El mes de julio ha sido el más impactante, con ventas que han superado los 3.500 millones de euros, un 4,4% más que en 2014. Los resultados de junio y agosto también han sido significativos, con incrementos del 2,3% y 2,7% respectivamente respecto al año pasado.
Las temperaturas anormalmente altas, que según fuentes de la AEMET ha alcanzado niveles récord durante el mes de julio, han sido un estimulante para el consumo, y ha disparado las ventas en valor durante ese mes de categorías típicamente estivales como los gazpachos (+36%), horchatas (+31%), aguas (+26%) o productos solares (+23%). Otras categorías como helados, refrescos, ‘after sun’, zumos o cervezas también han registrado crecimientos significativos de entre el 11% y el 17%. Ni el incremento de los precios del 1,1% ese mes ni una menor presión promocional (3 puntos menos que en julio de 2014) ha sido un freno para que los compradores intentaran aliviar el calor.
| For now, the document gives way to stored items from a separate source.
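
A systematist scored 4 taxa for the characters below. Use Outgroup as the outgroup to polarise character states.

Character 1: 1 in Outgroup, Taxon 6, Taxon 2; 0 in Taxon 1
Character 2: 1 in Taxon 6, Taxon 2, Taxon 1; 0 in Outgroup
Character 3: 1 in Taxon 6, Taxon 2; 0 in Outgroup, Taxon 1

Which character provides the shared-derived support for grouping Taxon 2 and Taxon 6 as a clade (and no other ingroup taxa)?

Character 3

Character polarity is set by the outgroup: the derived state is whichever differs from the outgroup's state, so for Character 1 the derived state is '0', and for the remaining characters it is '1'.
Character 1: derived state '0' in Taxon 1 only — an autapomorphy, so it tells us nothing about relationships among taxa.
All ingroup taxa share the derived state '1' for Character 2; it defines the ingroup but does not resolve relationships within it.
Character 3 (derived state '1') is shared by Taxon 2 and Taxon 6 — a synapomorphy uniting that clade.
Most parsimonious ingroup topology: ((Taxon 6,Taxon 2),Taxon 1).
The clade {Taxon 2, Taxon 6} is supported by Character 3: its derived state '1' occurs in exactly those taxa and in no other taxon (including the outgroup).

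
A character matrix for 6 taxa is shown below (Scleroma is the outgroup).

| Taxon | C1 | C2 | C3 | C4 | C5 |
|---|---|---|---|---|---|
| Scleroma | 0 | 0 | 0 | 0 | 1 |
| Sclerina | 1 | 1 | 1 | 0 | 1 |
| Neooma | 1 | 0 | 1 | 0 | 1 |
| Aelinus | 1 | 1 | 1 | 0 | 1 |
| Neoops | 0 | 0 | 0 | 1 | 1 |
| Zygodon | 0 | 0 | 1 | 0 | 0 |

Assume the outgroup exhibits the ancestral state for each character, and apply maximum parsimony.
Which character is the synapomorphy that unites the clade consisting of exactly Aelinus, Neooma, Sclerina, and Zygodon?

Character polarity is set by the outgroup: the derived state is whichever differs from the outgroup's state, so for C5 the derived state is '0', and for the remaining characters it is '1'.
C1: derived state '1' in Aelinus, Neooma, and Sclerina only — synapomorphy for {Aelinus, Neooma, Sclerina}.
Only Aelinus and Sclerina show the derived state '1' for C2, supporting them as a clade.
C3 (derived state '1') is shared by Aelinus, Neooma, Sclerina, and Zygodon — a synapomorphy uniting that clade.
C4 (derived state '1') is unique to Neoops (autapomorphy; uninformative for grouping).
C5 (derived state '0') is unique to Zygodon (autapomorphy; uninformative for grouping).
Most parsimonious ingroup topology: ((((Sclerina,Aelinus),Neooma),Zygodon),Neoops).
The clade {Aelinus, Neooma, Sclerina, Zygodon} is supported by C3: its derived state '1' occurs in exactly those taxa and in no other taxon (including the outgroup).

C3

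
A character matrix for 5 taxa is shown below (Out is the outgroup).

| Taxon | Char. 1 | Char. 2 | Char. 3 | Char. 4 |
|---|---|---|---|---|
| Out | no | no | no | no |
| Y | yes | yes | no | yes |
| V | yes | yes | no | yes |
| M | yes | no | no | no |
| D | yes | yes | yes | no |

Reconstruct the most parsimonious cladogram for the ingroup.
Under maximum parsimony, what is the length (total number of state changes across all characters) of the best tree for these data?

The outgroup has state 'no' for every character, so 'yes' is the derived state throughout.
Char. 1 (derived state 'yes') is shared by all ingroup taxa — unites the whole ingroup.
Char. 2 (derived state 'yes') is shared by D, V, and Y — a synapomorphy uniting that clade.
Char. 3: derived state 'yes' in D only — an autapomorphy, so it tells us nothing about relationships among taxa.
Only V and Y show the derived state 'yes' for Char. 4, supporting them as a clade.
Most parsimonious ingroup topology: (((Y,V),D),M).
Changes per character on this tree: Char. 1: 1; Char. 2: 1; Char. 3: 1; Char. 4: 1.
Total = 4.

4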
Para el hipermercado, este incremento de las ventas le ha permitido recuperarse en estos tres meses de verano, con un crecimiento de sus ventas del 1% durante este periodo, siendo julio cuando ha registrado su mayor incremento, en concreto del 2,5%. El supermercado ha concentrado el 83% de las ventas, que se han incrementado un 3,5% en valor.
Bajar la temperatura se ha convertido este verano en el reto del comprador de gran consumo, que también lo ha sido para fabricantes y distribuidores, que han tenido que estar preparados para satisfacer las necesidades del consumidor. Un verano de consumo que se ha visto también impulsado por un incremento del turismo (fuente: Frontur, Ministerio de Industria, Energía y Turismo) que en junio fue del 1,4% más que en 2014, alcanzando nuevos récords de visitas en nuestro país.